Thursday, May 6, 2010

Hole

I commented previously that I can't get these recent events out of my head. I guess I shouldn't even be trying to, what with having to come to Big Decisions soon about the fate of the offenders. Oh, how I wish I could feel self-righteously smug about them now depending on the compassion and tolerance they so vehemently derided, but it's all so hollow, and it just makes me feel even more queasy than before. I've had tears running down my face for what seems like forever now; no time for choking sobs or fetal positions, just rushing back and forth across the compound, trying to shore up the defenses, tend to the wounded, all while the tears fall, eerily detached from any other expression of sadness.

Evans couldn't save her. None of us could, but of course it falls upon the doctor to pronounce her dead. No technology that exists in the world could have saved what was left of her, but her mom carried the too-small, too-bloody bundle to Evans nevertheless, unwilling to give up hope. Evans said little on the matter, as usual, but he looked very tired. "THIS is why you brought me here?" is probably what I would ask, were I him, but as I say, he keeps his thoughts to himself.

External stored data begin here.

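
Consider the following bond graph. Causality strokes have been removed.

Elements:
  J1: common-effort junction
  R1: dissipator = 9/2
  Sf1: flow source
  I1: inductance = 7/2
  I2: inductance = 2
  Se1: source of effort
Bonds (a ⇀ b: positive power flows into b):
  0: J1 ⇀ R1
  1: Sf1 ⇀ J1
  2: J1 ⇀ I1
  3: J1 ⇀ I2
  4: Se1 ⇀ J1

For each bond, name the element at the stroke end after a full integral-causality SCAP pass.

β0 →R1
β1 →Sf1
β2 →I1
β3 →I2
β4 →J1

bond 1 stroke at Sf1  (source Sf1 imposes f)
bond 4 stroke at J1  (Se1 (Se) sets effort on bond)
bond 0 stroke at R1  (J1 effort already set via bond 4)
bond 2 stroke at I1  (J1: bond 4 brought effort, rest push out)
bond 3 stroke at I2  (common-e at J1 fixed by 4)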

It's probably a small mercy that she was so far gone; I still don't exactly understand this whole zombie outbreak thing, how it started, how it spreads. I for one have not ruled out supernatural causes, but the truth is, I just plain lack sufficient knowledge of science, religion, or magic to figure out any real answers. Some people have had some rather cynical assessments of the responses of our fellow man in the time after the outbreak, but I still wonder if the Marauders weren't somewhat affected by whatever made the zombies, too, like it warped their minds somehow? I don't even know whether I want this to be true or not, because it would sort of excuse their actions, but if they're tainted, they might not be redeemable... Anyway, I know they're probably just scared, angry people who lack or suppress basic empathy, but I'm hesitant to rule out other answers. We may never know what really happened, but that doesn't mean we will stop trying to puzzle it out.

Ah, yes, here we go, the horrible, sick feeling in my stomach is back. I managed to distract myself for a few minutes, but of course it didn't last. Screw it, why try to ignore it? Her name was Lindsey. Her dad died, protecting his family from zombies, of course, and she was all her mom had left. "Mommy says Daddy's in heaven now," she would dutifully repeat, but in a voice that sounded like she doubted whether a place like heaven could really exist with a world as messed up as this one. She loved purple, and butterflies, and peanut butter sandwiches with the crusts cut off. Everybody that knew her loved her, and I think she kept our debates more civil, because no one wanted to upset her by shouting and cussing. She would sing little songs about having too many kittens on a boat or frogs on a log or whatever other weird little kid songs there are. She and Steve played together more than once; kids love Steve because he will play whatever they want, and not tell them it's too silly. It was some game they made up where you run back and forth and pick up rocks and put them in a pile but try not to wake the scarecrow, because then you have to roll away? Steve tried to explain it, but I never quite figured it out. Now I guess I never will. If my beautiful sister Sarina is still alive, she'll be ten now, too. I miss her so much I feel like there's a hole in my heart, and having Lindsey around made it feel a little better. Lindsey was a beautiful little girl and a precious life and never did a single thing to possibly deserve a fate like this. If there is any consciousness in the universe that has mercy and the power to act upon it, Lindsey is with her Daddy again, and they are chasing butterflies together and very, very happy. For the rest of us, there is just that patched-up hole in our perimeter where our defenses should have been, and a gaping hole in our community where a little girl should have been. I don't know if it's possible to fix that one.

I want to punch the people that caused the disturbance, over and over again until they double over from the pain in THEIR gut. I want to scream at them, "MURDERER!" and see them shunned and condemned by the community they betrayed. But, I am not going to act on this. These are thoughts brought on by grief, and acting under these influences will surely lead to vengeance, but not justice. Lindsey didn't even like to hear us arguing; what darker deeds would we think to carry out in her name? Let us each mourn her passing in our own way, but let that be separate from whatever trials and sentencing may take place. Remember these are not even Marauders, these are people that until a few days ago shared chores, meals, music, laughter...and we have to think about intent. Who in the world that remotely counts as a sane individual would WANT a little girl to die? I am sure it was never their intention to harm such an obvious innocent. They are no doubt grieving, too.

And they should be.

1 comment:

  1. Sometimes I feel like we should erect a memorial wall for those who have died. But so many have died that it would be impossible to include them all. Maybe one for the people who have died here at the Compound? But that could get morbid pretty quickly, I suppose.

    Thank you for the post. It helps me to grieve, and to reclaim some small portion of my sanity.